Iran’s active participation in the killing of American forces, of which there is ample evidence regardless of their involvement of this incident, is an act of war. On the other hand, it’s not at all clear what we can realistically do about it. We could certainly turn the place into a glass parking lot or topple the mullah’s and occupy the country, overstretched force or no. But the repercussions of either move would be far worse than the status quo.
Perhaps TigerHawk is right and there is an elaborate plan by the Bush administration to signal threats to Iran, have them reinforced by predictable hand-wringing from the Left, and then leveraged into a diplomatic settlement. Or perhaps this is just a matter of reporters doing their job and it’s a mere coincidence that several Iran-related stories are surfacing at the same time.
UPDATE: Then there’s CENTCOM Commander-nominee Adm. William J. Fallon’s testimony yesterday to the Senate:
Sen. John W. Warner (R-Va.), while calling the use of military force against Iran “the very last resort,” suggested that the United States use its Navy to conduct “battleship diplomacy” and create a “ring of deterrence” around Iran. He also suggested that European nations “send a ship or two to also add to the strength of the signal we’re trying to send to that country, that we’re not going to permit them to go forward with nuclear power.”

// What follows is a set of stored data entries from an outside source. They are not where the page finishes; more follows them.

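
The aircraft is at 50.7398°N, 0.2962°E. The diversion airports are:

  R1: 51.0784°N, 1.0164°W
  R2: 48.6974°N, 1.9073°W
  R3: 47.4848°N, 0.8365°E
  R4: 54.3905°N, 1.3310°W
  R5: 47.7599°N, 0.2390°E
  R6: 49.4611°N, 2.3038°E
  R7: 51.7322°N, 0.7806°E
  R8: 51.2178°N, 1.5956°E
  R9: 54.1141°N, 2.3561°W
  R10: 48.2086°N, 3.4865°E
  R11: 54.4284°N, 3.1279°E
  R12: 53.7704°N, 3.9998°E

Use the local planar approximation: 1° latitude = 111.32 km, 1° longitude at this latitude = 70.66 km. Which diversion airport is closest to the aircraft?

Distances from 50.7398°N, 0.2962°E:
R1: √((0.3386·111.32)² + (-1.3126·70.66)²) = √(1420.758630 + 8602.250121) = 100.1150 km
R2: √((-2.0424·111.32)² + (-2.2035·70.66)²) = √(51692.555049 + 24242.275134) = 275.5628 km
R3: √((-3.2550·111.32)² + (0.5403·70.66)²) = √(131295.058532 + 1457.528989) = 364.3523 km
R4: √((3.6507·111.32)² + (-1.6272·70.66)²) = √(165157.647044 + 13219.929446) = 422.3477 km
R5: √((-2.9799·111.32)² + (-0.0572·70.66)²) = √(110039.795776 + 16.335759) = 331.7471 km
R6: √((-1.2787·111.32)² + (2.0076·70.66)²) = √(20262.066001 + 20123.412988) = 200.9614 km
R7: √((0.9924·111.32)² + (0.4844·70.66)²) = √(12204.497606 + 1171.535721) = 115.6548 km
R8: √((0.4780·111.32)² + (1.2994·70.66)²) = √(2831.406264 + 8430.105138) = 106.1203 km
R9: √((3.3743·111.32)² + (-2.6523·70.66)²) = √(141095.700224 + 35123.077079) = 419.7842 km
R10: √((-2.5312·111.32)² + (3.1903·70.66)²) = √(79396.127221 + 50817.151086) = 360.8508 km
R11: √((3.6886·111.32)² + (2.8317·70.66)²) = √(168604.638806 + 40035.176530) = 456.7711 km
R12: √((3.0306·111.32)² + (3.7036·70.66)²) = √(113816.082451 + 68484.993212) = 426.9673 km
Minimum: R1 at 100.1150 km.

R1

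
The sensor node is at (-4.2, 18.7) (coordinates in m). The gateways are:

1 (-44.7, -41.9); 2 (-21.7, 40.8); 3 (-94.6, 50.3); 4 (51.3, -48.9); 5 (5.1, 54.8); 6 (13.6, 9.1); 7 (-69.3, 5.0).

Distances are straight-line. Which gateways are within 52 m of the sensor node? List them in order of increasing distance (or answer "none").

6, 2, 5

Distances from (-4.2, 18.7):
1: √((-40.5)² + (-60.6)²) = √(1640.250 + 3672.360) = 72.9 m
2: √((-17.5)² + (22.1)²) = √(306.250 + 488.410) = 28.2 m
3: √((-90.4)² + (31.6)²) = √(8172.160 + 998.560) = 95.8 m
4: √((55.5)² + (-67.6)²) = √(3080.250 + 4569.760) = 87.5 m
5: √((9.3)² + (36.1)²) = √(86.490 + 1303.210) = 37.3 m
6: √((17.8)² + (-9.6)²) = √(316.840 + 92.160) = 20.2 m
7: √((-65.1)² + (-13.7)²) = √(4238.010 + 187.690) = 66.5 m
Threshold 52 m: 6 (20.2 m), 2 (28.2 m), 5 (37.3 m) are within range.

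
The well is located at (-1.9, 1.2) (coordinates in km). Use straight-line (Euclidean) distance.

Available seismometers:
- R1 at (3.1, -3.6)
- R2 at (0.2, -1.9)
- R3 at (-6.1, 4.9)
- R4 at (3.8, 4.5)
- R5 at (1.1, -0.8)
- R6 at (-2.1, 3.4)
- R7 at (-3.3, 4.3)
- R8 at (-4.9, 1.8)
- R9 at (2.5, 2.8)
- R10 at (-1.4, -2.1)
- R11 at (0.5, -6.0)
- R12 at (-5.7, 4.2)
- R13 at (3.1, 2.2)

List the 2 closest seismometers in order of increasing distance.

R6, R8

Distances from (-1.9, 1.2):
R1: 6.9 km
R2: 3.7 km
R3: 5.6 km
R4: 6.6 km
R5: 3.6 km
R6: 2.2 km
R7: 3.4 km
R8: 3.1 km
R9: 4.7 km
R10: 3.3 km
R11: 7.6 km
R12: 4.8 km
R13: 5.1 km
Sorted: R6 (2.2 km) < R8 (3.1 km) < R10 (3.3 km) < R7 (3.4 km) < …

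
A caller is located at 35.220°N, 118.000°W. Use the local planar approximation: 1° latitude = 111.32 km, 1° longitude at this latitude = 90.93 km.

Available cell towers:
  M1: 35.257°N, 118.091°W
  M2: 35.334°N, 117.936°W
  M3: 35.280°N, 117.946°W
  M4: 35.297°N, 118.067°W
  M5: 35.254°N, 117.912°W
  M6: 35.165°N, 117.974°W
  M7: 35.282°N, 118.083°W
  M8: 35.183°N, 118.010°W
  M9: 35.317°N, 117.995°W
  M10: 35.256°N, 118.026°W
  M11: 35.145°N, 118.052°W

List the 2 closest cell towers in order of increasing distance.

M8, M10

Distances from 35.220°N, 118.000°W:
M1: √((0.037·111.32)² + (-0.091·90.93)²) = √(16.96484 + 68.46950) = 9.243 km
M2: √((0.114·111.32)² + (0.064·90.93)²) = √(161.04828 + 33.86681) = 13.961 km
M3: √((0.060·111.32)² + (0.054·90.93)²) = √(44.61171 + 24.11026) = 8.290 km
M4: √((0.077·111.32)² + (-0.067·90.93)²) = √(73.47301 + 37.11624) = 10.516 km
M5: √((0.034·111.32)² + (0.088·90.93)²) = √(14.32532 + 64.02944) = 8.852 km
M6: √((-0.055·111.32)² + (0.026·90.93)²) = √(37.48623 + 5.58935) = 6.563 km
M7: √((0.062·111.32)² + (-0.083·90.93)²) = √(47.63540 + 56.96008) = 10.227 km
M8: √((-0.037·111.32)² + (-0.010·90.93)²) = √(16.96484 + 0.82683) = 4.218 km
M9: √((0.097·111.32)² + (0.005·90.93)²) = √(116.59767 + 0.20671) = 10.808 km
M10: √((0.036·111.32)² + (-0.026·90.93)²) = √(16.06022 + 5.58935) = 4.653 km
M11: √((-0.075·111.32)² + (-0.052·90.93)²) = √(69.70580 + 22.35739) = 9.595 km
Sorted: M8 (4.218 km) < M10 (4.653 km) < M6 (6.563 km) < M3 (8.290 km) < …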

“Does that have any interest or appeal to you, that concept?” Warner asked Fallon.
“Senator, the whole idea is most appealing,” Fallon replied, “because we’ve got plenty to do right now with active combat operations ongoing in Iraq and Afghanistan. And it’s clear to me that to date, the Iranians have not been playing a constructive role in addressing any of these, and in fact are challenging us in other areas.”
Of course, one would think full-on war with Iran would add to, rather than subtract from, the burden. (This is buried on A11 of WaPo, oddly.)